The Internet is a Cesspool

A cesspool in which spawns some of the worst people or writing. I was going over my blog roll and reading through Neil Gaiman's blog when I read something a little confusing and concerning. Basically Neil Gaiman was attempting to apologize for offending some people for using the word "bitch" in the context, "I'm nobody's bitch." He also mentioned his frustration with the subject and decided to leave it be. I didn't exactly know what was going on, but thought I'd investigate and see what merited all the fuss. Little did I know I would stumble across the some of the most hateful and blatantly wrong comments. I just got so angry and spent all this time and effort writing a response that couldn't be posted to the site where all the fuss supposedly began. Neil Gaiman is a writer I extremely respect and enjoy reading. I became furious when I saw him being pegged as an insensitive, sexist pig and then to further see his work being diminished and called sexist and his fiance's character being dragged into the argument! I wrote a response, but didn't post it to the site because 1) comments on the topic are closed 2) no one would listen; they're far too stuck in their own opinions. I'm posting the comment followed by my response. My comment is not the most eloquent or polite, but I'm not trying to sway anyone. It's quite obvious to anyone with common sense, Gaiman's words have been grossly misinterpreted.

Today in Rape Culture
[Trigger warning.]

Smack in the middle of a new profile of Neil Gaiman in The New Yorker:

He was one of the first writers to have a blog—he started it in 2001, and had, at last count, some 1.4 million readers—and he often posts to his Twitter feed a dozen or more times a day. He attributes his recent No. 1 débuts to his ability to communicate directly with his fans: he tells them to buy a book on a certain day, and they do. "It means I'm nobody's bitch," he told me.

The hat tip goes to Latoya, who notes in her piece that Gaiman's success is largely attributable to "his wide appeal to female readers," which makes his use of misogynist slurs all the more tragic.

But let us be honest: The use of "bitch" here is not merely a misogynist slur. To be someone's "bitch" is to be sexually subservient to hir, and the phrase is typically associated with nonconsensual sexual subservience, i.e. rape. (Specifically, it originates with prison rape.)

I understand, quite keenly, the value of being a writer who is able to communicate directly with hir readership. That is a priceless freedom.

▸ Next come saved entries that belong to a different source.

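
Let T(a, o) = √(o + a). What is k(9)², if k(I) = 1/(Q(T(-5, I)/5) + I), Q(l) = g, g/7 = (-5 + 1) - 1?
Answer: 1/676 ≈ 0.0014793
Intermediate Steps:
T(a, o) = √(a + o)
g = -35 (g = 7*((-5 + 1) - 1) = 7*(-4 - 1) = 7*(-5) = -35)
Q(l) = -35
k(I) = 1/(-35 + I)
k(9)² = (1/(-35 + 9))² = (1/(-26))² = (-1/26)² = 1/676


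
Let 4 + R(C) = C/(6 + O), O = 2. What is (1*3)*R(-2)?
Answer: -51/4 ≈ -12.750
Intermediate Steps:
R(C) = -4 + C/8 (R(C) = -4 + C/(6 + 2) = -4 + C/8)
(1*3)*R(-2) = (1*3)*(-4 + (1/8)*(-2)) = 3*(-4 - 1/4) = 3*(-17/4) = -51/4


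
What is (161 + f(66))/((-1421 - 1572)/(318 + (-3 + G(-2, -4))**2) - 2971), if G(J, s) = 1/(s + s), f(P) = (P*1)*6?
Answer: -11684189/62514219 ≈ -0.18690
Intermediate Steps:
f(P) = 6*P (f(P) = P*6 = 6*P)
G(J, s) = 1/(2*s)
(161 + f(66))/((-1421 - 1572)/(318 + (-3 + G(-2, -4))**2) - 2971) = (161 + 6*66)/((-1421 - 1572)/(318 + (-3 + (1/2)/(-4))**2) - 2971) = (161 + 396)/(-2993/(318 + (-3 + (1/2)*(-1/4))**2) - 2971) = 557/(-2993/(318 + (-3 - 1/8)**2) - 2971) = 557/(-2993/(318 + (-25/8)**2) - 2971) = 557/(-2993/(318 + 625/64) - 2971) = 557/(-2993/20977/64 - 2971) = 557/(-2993*64/20977 - 2971) = 557/(-191552/20977 - 2971) = 557/(-62514219/20977) = 557*(-20977/62514219) = -11684189/62514219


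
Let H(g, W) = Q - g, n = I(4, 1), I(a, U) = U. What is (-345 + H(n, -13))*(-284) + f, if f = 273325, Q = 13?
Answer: 367897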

Mr. Gaiman, I have been a writer beholden to other people with agendas, constrained in my work by forces I could not control. I have also been someone's "bitch." And they are not the same thing.

Not at all.

My Response:

Dear People on the Internet:
CHILL THE F' OUT & stop being a bunch of haters! Neil Gaiman when he said, "I'm nobody's bitch" did NOT use the term in a derogatory, misogynistic sense in which he implied sexual subservience or rape! The term has become colloquial and been reappropriated. That is no excuse to bash him or his writing. How does using the term in that way undo all the good work he did and strong female characters he wrote? And how does that minimalize the experience of rape?! You're all being f'ing ridiculous! He really shouldn't have to defend himself against your stupidty. Are you currently jumping down every person who says the word "bitch" 's throat? Please go out, track down and start personally attacking everyone who uses the word; don't just single one person out because he's famous. Neil Gaiman is not a dumbass; he doesn't need to be educated as to what the word "bitch really means." He is a brilliant writer and surely has more important things to concern himself with then someone's twisted misinterpretation of his words.